Hitchens describes his rebellion against God in the following terms:
The fury and almost physical disgust of the Bloomsbury novelist Virginia Woolf at T. S. Eliot's conversion to Christianity is an open expression of the private feelings of the educated British middle class, normally left unspoken but conveyed by body language or facial expression when the subject of religion cannot be avoided. Mrs Woolf wrote to her sister in 1928, in terms that perfectly epitomize the enlightened English person's scorn for faith and those who hold it.
I have had a most shameful and distressing interview with poor dear Tom Eliot, who may be called dead to us all from this day forward. He has become an Anglo-Catholic, believes in God and immortality, and goes to church. It was really shocked. A corpse would seem to me more credible than he is. I mean, there's something obscene in a living person sitting by the fire and believing in God.Look at these bilious, ill-tempered words: "Shameful, distressing, obscene, dead to us all." There has always seemed to me something frantic and enraged about this passage, concealing its real emotion--which I suspect is fear that Eliot, as well as being a greater talent than her, may also be right.
This widely accepted dismissal of faith by the intelligent and the educated seemed then to be definitive proof that the thing was a fake, mainly because I wanted such proof. This blatant truth, that we hold opinions because we wish to and reject them because we wish to, is so obvious that it is too seldom mentioned. I had reasons for wanting that proof. . . .

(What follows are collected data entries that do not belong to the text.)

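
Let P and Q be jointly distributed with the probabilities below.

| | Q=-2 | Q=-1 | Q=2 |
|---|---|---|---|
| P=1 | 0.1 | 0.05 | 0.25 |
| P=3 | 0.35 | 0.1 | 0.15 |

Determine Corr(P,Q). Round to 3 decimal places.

-0.383

E[P] = 2.2,  E[Q] = -0.25
E[PQ] = -1.25
Cov(P,Q) = E[PQ] − E[P]E[Q] = -1.25 − (2.2)(-0.25) = -0.7
Var(P) = 0.96,  Var(Q) = 3.4875
ρ = -0.7 / √(0.96·3.4875) ≈ -0.383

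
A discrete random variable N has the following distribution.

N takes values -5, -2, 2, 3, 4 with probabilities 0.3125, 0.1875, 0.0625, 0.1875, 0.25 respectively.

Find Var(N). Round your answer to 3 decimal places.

14.438

E[N] = (-5)(0.3125) + (-2)(0.1875) + (2)(0.0625) + (3)(0.1875) + (4)(0.25) = -0.25
E[N²] = (-5)²(0.3125) + (-2)²(0.1875) + (2)²(0.0625) + (3)²(0.1875) + (4)²(0.25) = 14.5
Var(N) = E[N²] − (E[N])² = 14.5 − (-0.25)² = 14.4375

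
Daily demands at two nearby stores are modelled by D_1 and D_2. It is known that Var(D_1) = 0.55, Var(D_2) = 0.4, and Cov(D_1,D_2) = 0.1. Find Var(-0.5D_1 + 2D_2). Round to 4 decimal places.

1.5375

Var(-0.5D_1 + 2D_2) = (-0.5)²·Var(D_1) + (2)²·Var(D_2) + 2·(-0.5)·(2)·Cov(D_1,D_2)
= 0.25·0.55 + 4·0.4 + -2·0.1 = 1.5375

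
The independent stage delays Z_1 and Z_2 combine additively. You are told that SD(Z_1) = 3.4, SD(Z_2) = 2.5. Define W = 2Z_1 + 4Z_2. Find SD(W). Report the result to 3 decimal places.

12.093

V(Z_1) = 11.56, V(Z_2) = 6.25
By independence, V(W) = (2)²V(Z_1) + (4)²V(Z_2)
= (2)²·11.56 + (4)²·6.25 = 146.24
SD(W) = √146.24 ≈ 12.093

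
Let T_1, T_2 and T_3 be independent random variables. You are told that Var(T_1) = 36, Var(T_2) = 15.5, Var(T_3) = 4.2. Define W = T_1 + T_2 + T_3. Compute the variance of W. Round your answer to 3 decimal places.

By independence, Var(W) = (1)²Var(T_1) + (1)²Var(T_2) + (1)²Var(T_3)
= (1)²·36 + (1)²·15.5 + (1)²·4.2 = 55.7

55.700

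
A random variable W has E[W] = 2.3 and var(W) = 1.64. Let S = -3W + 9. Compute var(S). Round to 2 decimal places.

14.76

var(-3W + 9) = (-3)²·var(W) = 9·1.64 = 14.76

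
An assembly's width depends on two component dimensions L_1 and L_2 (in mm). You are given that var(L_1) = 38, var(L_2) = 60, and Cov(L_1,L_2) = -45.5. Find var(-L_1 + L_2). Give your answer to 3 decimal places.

189.000

var(-L_1 + L_2) = (-1)²·var(L_1) + (1)²·var(L_2) + 2·(-1)·(1)·Cov(L_1,L_2)
= 1·38 + 1·60 + -2·-45.5 = 189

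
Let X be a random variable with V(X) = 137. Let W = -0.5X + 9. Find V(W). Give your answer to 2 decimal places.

34.25

V(-0.5X + 9) = (-0.5)²·V(X) = 0.25·137 = 34.25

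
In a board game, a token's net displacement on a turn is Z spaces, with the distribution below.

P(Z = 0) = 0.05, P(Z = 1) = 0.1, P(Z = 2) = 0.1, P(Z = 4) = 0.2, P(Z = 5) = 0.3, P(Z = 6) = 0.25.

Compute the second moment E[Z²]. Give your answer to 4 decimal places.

20.2000

E[Z²] = (0)²(0.05) + (1)²(0.1) + (2)²(0.1) + (4)²(0.2) + (5)²(0.3) + (6)²(0.25) = 20.2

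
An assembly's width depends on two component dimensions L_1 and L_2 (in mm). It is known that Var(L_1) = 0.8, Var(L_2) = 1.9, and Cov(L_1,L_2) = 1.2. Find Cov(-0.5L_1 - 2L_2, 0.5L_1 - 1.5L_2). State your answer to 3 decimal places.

Cov(-0.5L_1 - 2L_2, 0.5L_1 - 1.5L_2) = (-0.5)(0.5)Var(L_1) + (-2)(-1.5)Var(L_2) + [(-0.5)(-1.5) + (-2)(0.5)]Cov(L_1,L_2)
= -0.25·0.8 + 3·1.9 + -0.25·1.2 = 5.2

5.200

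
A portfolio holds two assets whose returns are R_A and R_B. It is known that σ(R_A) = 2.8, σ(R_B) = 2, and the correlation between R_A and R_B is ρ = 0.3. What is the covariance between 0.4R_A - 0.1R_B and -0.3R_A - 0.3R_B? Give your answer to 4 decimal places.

Var(R_A) = (2.8)² = 7.84;  Var(R_B) = (2)² = 4
Cov(R_A,R_B) = ρ·σ(R_A)·σ(R_B) = 0.3·2.8·2 = 1.68
Cov(0.4R_A - 0.1R_B, -0.3R_A - 0.3R_B) = (0.4)(-0.3)Var(R_A) + (-0.1)(-0.3)Var(R_B) + [(0.4)(-0.3) + (-0.1)(-0.3)]Cov(R_A,R_B)
= -0.12·7.84 + 0.03·4 + -0.09·1.68 = -0.972

-0.9720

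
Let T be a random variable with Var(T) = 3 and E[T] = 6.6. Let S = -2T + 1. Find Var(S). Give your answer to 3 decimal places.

Var(-2T + 1) = (-2)²·Var(T) = 4·3 = 12

12.000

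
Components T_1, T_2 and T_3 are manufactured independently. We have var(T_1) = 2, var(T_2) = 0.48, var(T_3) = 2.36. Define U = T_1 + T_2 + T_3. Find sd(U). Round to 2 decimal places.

By independence, var(U) = (1)²var(T_1) + (1)²var(T_2) + (1)²var(T_3)
= (1)²·2 + (1)²·0.48 + (1)²·2.36 = 4.84
sd(U) = √4.84 ≈ 2.20

2.20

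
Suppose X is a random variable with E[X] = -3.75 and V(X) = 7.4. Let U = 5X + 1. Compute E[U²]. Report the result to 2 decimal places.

E[5X + 1] = 5·-3.75 + 1 = -17.75
V(5X + 1) = (5)²·7.4 = 185
E[U²] = V(U) + (E[U])² = 185 + (-17.75)² = 500.0625

500.06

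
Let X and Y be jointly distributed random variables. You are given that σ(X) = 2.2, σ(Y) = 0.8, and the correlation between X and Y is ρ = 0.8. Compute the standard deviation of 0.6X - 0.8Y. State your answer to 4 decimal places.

V(X) = (2.2)² = 4.84;  V(Y) = (0.8)² = 0.64
cov(X,Y) = ρ·σ(X)·σ(Y) = 0.8·2.2·0.8 = 1.408
V(0.6X - 0.8Y) = (0.6)²·V(X) + (-0.8)²·V(Y) + 2·(0.6)·(-0.8)·cov(X,Y)
= 0.36·4.84 + 0.64·0.64 + -0.96·1.408 = 0.80032
σ(0.6X - 0.8Y) = √0.80032 ≈ 0.8946

0.8946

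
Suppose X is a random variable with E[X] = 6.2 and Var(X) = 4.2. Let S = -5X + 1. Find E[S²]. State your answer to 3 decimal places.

1005.000

E[-5X + 1] = -5·6.2 + 1 = -30
Var(-5X + 1) = (-5)²·4.2 = 105
E[S²] = Var(S) + (E[S])² = 105 + (-30)² = 1005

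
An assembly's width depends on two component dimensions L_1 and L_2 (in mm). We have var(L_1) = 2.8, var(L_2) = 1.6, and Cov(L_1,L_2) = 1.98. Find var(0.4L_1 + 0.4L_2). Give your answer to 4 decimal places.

1.3376

var(0.4L_1 + 0.4L_2) = (0.4)²·var(L_1) + (0.4)²·var(L_2) + 2·(0.4)·(0.4)·Cov(L_1,L_2)
= 0.16·2.8 + 0.16·1.6 + 0.32·1.98 = 1.3376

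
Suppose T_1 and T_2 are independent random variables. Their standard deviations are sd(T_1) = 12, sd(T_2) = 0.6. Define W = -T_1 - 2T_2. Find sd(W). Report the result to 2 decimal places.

12.06

V(T_1) = 144, V(T_2) = 0.36
By independence, V(W) = (-1)²V(T_1) + (-2)²V(T_2)
= (-1)²·144 + (-2)²·0.36 = 145.44
sd(W) = √145.44 ≈ 12.06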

I had spotted the dry, disillusioned, and apparently disinterested atheism of so many intellectuals, artists, and leaders of our age. I liked their crooked smiles, their knowing worldliness, and their air of finding human credulity amusing. I envied their confidence that we lived in a place where there was no darkness, where death was the end, the dead were gone, and there would be no judgment. It did not then cross my mind that they, like religious apologists, might have any personal reasons for holding to this disbelief. It certainly did not cross my mind that I had any low motives for it. Unlike Christians, atheists have a high opinion of their own virtue. [Peter Hitchens, The Rage Against God: How Atheism Led Me to Faith (Grand Rapids: Zondervan, 2010), p.23-5.]